Before they were ever business partners, Schaetzie Engel and Erin Miller were friends.
The duo met through a mutual friend in the outdoor community and were friends for years before they started thinking about turning Miller’s passion for knitting and felting into a business.
Miller has been knitting for over 20 years, something that she picked up from her grandmother. After seven years of friendship, the pair decided to combine Engle’s knowledge of business and Miller’s passion for fiber arts into the Broomfield-based Nerdy Sheep Fiber Arts.
They seek to maintain their passion in their business through a set of ground rules that they revisit every quarter, one of which is good coffee.
Through all of their goals and all of their growth over the years, Engle and Miller hope to keep Nerdy Sheep Fiber Works as passion-driven as possible.
“I don’t want us to ever lose that uniqueness… It doesn’t bother me when Erin and I are working in the studio until almost 11 at night on a weekday and I still have to get up at 5 in the morning. It’s still fun,” Engel said .
Nerdy Sheep Fiber Works is an eco-friendly local fiber business that specializes in creating hand-felted yarns from wool sheared by Engle and Miller.
“It’s not just about the products, it’s also about wanting the people to know Erin and I, too. That’s all part of the business, right? People are gonna connect with us,” Engel said.
With their wool they create a variety of different products including dish cloths, dryer balls and even felted soaps.
Currently, Nerdy Sheep uses other mills to process their personally-sheered wool so that they are able to create their products, but within the next couple of years, they are looking to expand and purchase their own mill for fiber processing.
“The long term plan with that mill is that we get it up to a sustainable production, an efficient production, where we can hire employees and really pay them a living wage so they aren’t having to work other jobs plus ours,” said Engel.
Nerdy Sheep plans to run their mill with a minimized carbon footprint in mind through trying to use all scraps by putting them to use in other projects. Currently, the mill that they would like to take over produces only one bag of trash for the 4,000 square-foot layout, something that they would like to continue.
“We will always have a carbon footprint which is a reality of processing natural fibers, but we’re always looking at where we can be more efficient,” Engel said.
As they expand, Nerdy Sheep would also like to incorporate teaching elements into their business. Such elements include school field trips to their mill where they can show kids how yarn is made, as well as felting and dyeing classes.
Nerdy Sheep is also very focused on how they affect the community that they operate in. They want their business to bring together people in the community through the passion that surrounds fiber arts, as well as the passion for sustainability. Their goals revolve around people and positive connections within the community.
The key values for Nerdy Sheep include being kind to people and working and collaborating with people, local organizations and art markets, Miller said.
Currently, Nerdy Sheep sells their products on their website, nerdysheepfiberworks.com, as well as around Broomfield at different markets and festivals.

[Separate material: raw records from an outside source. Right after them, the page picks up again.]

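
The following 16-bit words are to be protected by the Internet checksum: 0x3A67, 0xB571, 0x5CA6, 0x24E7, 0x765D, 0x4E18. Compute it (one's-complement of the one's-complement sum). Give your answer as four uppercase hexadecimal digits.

One's-complement addition (fold any carry out of bit 15 back into bit 0):
  0x3A67 + 0xB571 = 0x0EFD8
  0xEFD8 + 0x5CA6 = 0x14C7E → wrap carry → 0x4C7F
  0x4C7F + 0x24E7 = 0x07166
  0x7166 + 0x765D = 0x0E7C3
  0xE7C3 + 0x4E18 = 0x135DB → wrap carry → 0x35DC
One's-complement sum = 0x35DC.
Checksum = ~0x35DC & 0xFFFF = 0xCA23.

CA23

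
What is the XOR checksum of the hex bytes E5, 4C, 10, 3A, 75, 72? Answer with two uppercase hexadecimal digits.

XOR the bytes together:
  start with 0xE5
  0xE5 ⊕ 0x4C = 0xA9
  0xA9 ⊕ 0x10 = 0xB9
  0xB9 ⊕ 0x3A = 0x83
  0x83 ⊕ 0x75 = 0xF6
  0xF6 ⊕ 0x72 = 0x84

84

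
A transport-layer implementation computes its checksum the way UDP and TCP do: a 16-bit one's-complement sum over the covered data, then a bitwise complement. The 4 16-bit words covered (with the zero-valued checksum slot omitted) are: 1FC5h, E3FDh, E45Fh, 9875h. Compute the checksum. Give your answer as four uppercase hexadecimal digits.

7F67

One's-complement addition (fold any carry out of bit 15 back into bit 0):
  0x1FC5 + 0xE3FD = 0x103C2 → wrap carry → 0x03C3
  0x03C3 + 0xE45F = 0x0E822
  0xE822 + 0x9875 = 0x18097 → wrap carry → 0x8098
One's-complement sum = 0x8098.
Checksum = ~0x8098 & 0xFFFF = 0x7F67.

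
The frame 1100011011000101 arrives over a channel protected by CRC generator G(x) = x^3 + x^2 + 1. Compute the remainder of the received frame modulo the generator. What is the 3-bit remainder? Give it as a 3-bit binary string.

000

Modulo-2 division of 1100011011000101 by 1101:
  pos 0: 1100 XOR 1101 = 0001
  pos 3: 1011 XOR 1101 = 0110
  pos 4: 1100 XOR 1101 = 0001
  pos 7: 1110 XOR 1101 = 0011
  pos 9: 1100 XOR 1101 = 0001
  pos 12: 1101 XOR 1101 = 0000
Remainder = 000 (zero — the frame passes the CRC check).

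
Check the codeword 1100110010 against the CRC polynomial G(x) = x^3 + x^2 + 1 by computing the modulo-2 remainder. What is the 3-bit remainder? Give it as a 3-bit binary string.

000

Modulo-2 division of 1100110010 by 1101:
  pos 0: 1100 XOR 1101 = 0001
  pos 3: 1110 XOR 1101 = 0011
  pos 5: 1101 XOR 1101 = 0000
Remainder = 000 (zero — the frame passes the CRC check).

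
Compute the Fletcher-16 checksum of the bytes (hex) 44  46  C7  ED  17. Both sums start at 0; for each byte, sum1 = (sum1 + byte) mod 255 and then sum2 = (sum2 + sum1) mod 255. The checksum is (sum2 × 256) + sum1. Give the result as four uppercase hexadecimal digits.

Running sums (mod 255):
  after byte 0 (44): sum1=68, sum2=68
  after byte 1 (46): sum1=138, sum2=206
  after byte 2 (C7): sum1=82, sum2=33
  after byte 3 (ED): sum1=64, sum2=97
  after byte 4 (17): sum1=87, sum2=184
Checksum = sum2·256 + sum1 = 184·256 + 87 = 47191 = 0xB857.

B857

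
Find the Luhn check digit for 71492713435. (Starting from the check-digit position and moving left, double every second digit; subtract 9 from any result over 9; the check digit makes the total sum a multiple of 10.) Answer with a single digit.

Partial digits right→left: 5 3 4 3 1 7 2 9 4 1 7
Double every second digit counting from the check-digit position (so the 1st, 3rd, 5th, ... of the partial from the right).
  doubled (with −9 where >9): 1 8 2 4 8 5 → sum 28
  kept as-is: 3 3 7 9 1 → sum 23
Total = 28 + 23 = 51.
Check digit = (10 − (51 mod 10)) mod 10 = 9.

9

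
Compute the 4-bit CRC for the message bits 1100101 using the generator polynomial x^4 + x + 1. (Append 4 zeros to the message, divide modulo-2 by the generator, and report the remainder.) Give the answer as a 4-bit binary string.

0010

Append 4 zeros: 11001010000. Divide by 10011 (XOR where the leading bit is 1):
  pos 0: 11001 XOR 10011 = 01010
  pos 1: 10100 XOR 10011 = 00111
  pos 3: 11110 XOR 10011 = 01101
  pos 4: 11010 XOR 10011 = 01001
  pos 5: 10010 XOR 10011 = 00001
Remainder (last 4 bits) = 0010. This is the CRC / FCS.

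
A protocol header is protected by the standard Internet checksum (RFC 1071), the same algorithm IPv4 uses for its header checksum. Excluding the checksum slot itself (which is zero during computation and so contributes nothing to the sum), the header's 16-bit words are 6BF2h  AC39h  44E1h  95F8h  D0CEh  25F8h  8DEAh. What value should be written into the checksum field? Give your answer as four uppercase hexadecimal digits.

8848

One's-complement addition (fold any carry out of bit 15 back into bit 0):
  0x6BF2 + 0xAC39 = 0x1182B → wrap carry → 0x182C
  0x182C + 0x44E1 = 0x05D0D
  0x5D0D + 0x95F8 = 0x0F305
  0xF305 + 0xD0CE = 0x1C3D3 → wrap carry → 0xC3D4
  0xC3D4 + 0x25F8 = 0x0E9CC
  0xE9CC + 0x8DEA = 0x177B6 → wrap carry → 0x77B7
One's-complement sum = 0x77B7.
Checksum = ~0x77B7 & 0xFFFF = 0x8848.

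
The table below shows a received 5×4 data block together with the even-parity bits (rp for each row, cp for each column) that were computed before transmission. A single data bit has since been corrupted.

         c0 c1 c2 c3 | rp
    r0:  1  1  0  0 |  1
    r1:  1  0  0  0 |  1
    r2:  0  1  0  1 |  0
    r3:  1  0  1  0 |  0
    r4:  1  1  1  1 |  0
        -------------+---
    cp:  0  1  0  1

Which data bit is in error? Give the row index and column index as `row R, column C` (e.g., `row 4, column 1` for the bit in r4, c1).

row 0, column 3

Recompute each row's even parity and compare to rp:
  r0: data parity 0, sent rp 1 → mismatch
  r1: data parity 1, sent rp 1 → ok
  r2: data parity 0, sent rp 0 → ok
  r3: data parity 0, sent rp 0 → ok
  r4: data parity 0, sent rp 0 → ok
Recompute each column's even parity and compare to cp:
  c0: data parity 0, sent cp 0 → ok
  c1: data parity 1, sent cp 1 → ok
  c2: data parity 0, sent cp 0 → ok
  c3: data parity 0, sent cp 1 → mismatch
Exactly one row (r0) and one column (c3) fail → the flipped bit is at their intersection.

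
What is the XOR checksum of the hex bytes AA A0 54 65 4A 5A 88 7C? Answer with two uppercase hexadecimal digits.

DF

XOR the bytes together:
  start with 0xAA
  0xAA ⊕ 0xA0 = 0x0A
  0x0A ⊕ 0x54 = 0x5E
  0x5E ⊕ 0x65 = 0x3B
  0x3B ⊕ 0x4A = 0x71
  0x71 ⊕ 0x5A = 0x2B
  0x2B ⊕ 0x88 = 0xA3
  0xA3 ⊕ 0x7C = 0xDF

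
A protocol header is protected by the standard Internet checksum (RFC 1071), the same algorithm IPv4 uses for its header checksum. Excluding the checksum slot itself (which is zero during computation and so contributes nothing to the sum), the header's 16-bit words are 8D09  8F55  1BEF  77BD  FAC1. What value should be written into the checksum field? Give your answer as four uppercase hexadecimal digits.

5532

One's-complement addition (fold any carry out of bit 15 back into bit 0):
  0x8D09 + 0x8F55 = 0x11C5E → wrap carry → 0x1C5F
  0x1C5F + 0x1BEF = 0x0384E
  0x384E + 0x77BD = 0x0B00B
  0xB00B + 0xFAC1 = 0x1AACC → wrap carry → 0xAACD
One's-complement sum = 0xAACD.
Checksum = ~0xAACD & 0xFFFF = 0x5532.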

Engel and Miller will also soon be taking over the fiber shed community group in Colorado. The fiber shed movement seeks to develop land regenerating natural fiber and dye systems in order to benefit local manufacturers and produce clothing in more sustainable ways. Engel and Miller said they hope to expand the movement in Colorado.
“It emphasizes working with local regenerative agriculture and farmers to create a local fiber economy,” said Miller.